I know this has been hit upon a few times already, but I’m not finding an answer that helps. I am running the latest Community Edition 22.8.0 built from source. I am trying to run a simple 1 port scan against a single host that has been shown to have a SWEET32 vulnerability.
If I run nmap from the cli of my GB scanner it finds it
My scanner config is set to scan all SSL
But the report isn’t showing anything found for weak suites
Appreciate any insight.
Thanks.
Hello,
and welcome to this community forum.
Please see the answer below given about the same topic in the past. In short it is very likely that this is a Non-HTTP service and that the relevant TLS_RSA_WITH_3DES_EDE_CBC_SHA can be found in the output of the SSL/TLS: Report Medium Cipher Suites (OID: 1.3.6.1.4.1.25623.1.0.902816) result.
cfi,
I appreciate the response.
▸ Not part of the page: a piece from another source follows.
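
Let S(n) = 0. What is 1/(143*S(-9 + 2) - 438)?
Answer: -1/438 ≈ -0.0022831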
I saw that article and didn’t feel it really applied as the device does have a webpage that is accessible via browser, mostly. It is the webpage for the API interface. As I could browse to it and pull the cert from within the browser I didn’t think this applied. I may have been thinking incorrectly though… Thoughts?
Matt
I would check a few things in this case:
Services (OID: 1.3.6.1.4.1.25623.1.0.10330) for port 10010/tcp included in the report?10010/tcp: Does the result have a A web server is running on this port message?SSL/TLS: Report Supported Cipher Suites (1.3.6.1.4.1.25623.1.0.802067) for port 10010/tcp included in the report?10010/tcp: Does the result includes the affected TLS_RSA_WITH_3DES_EDE_CBC_SHA cipher?If any of these question can be answered with no then no reporting for SWEET32 will be done.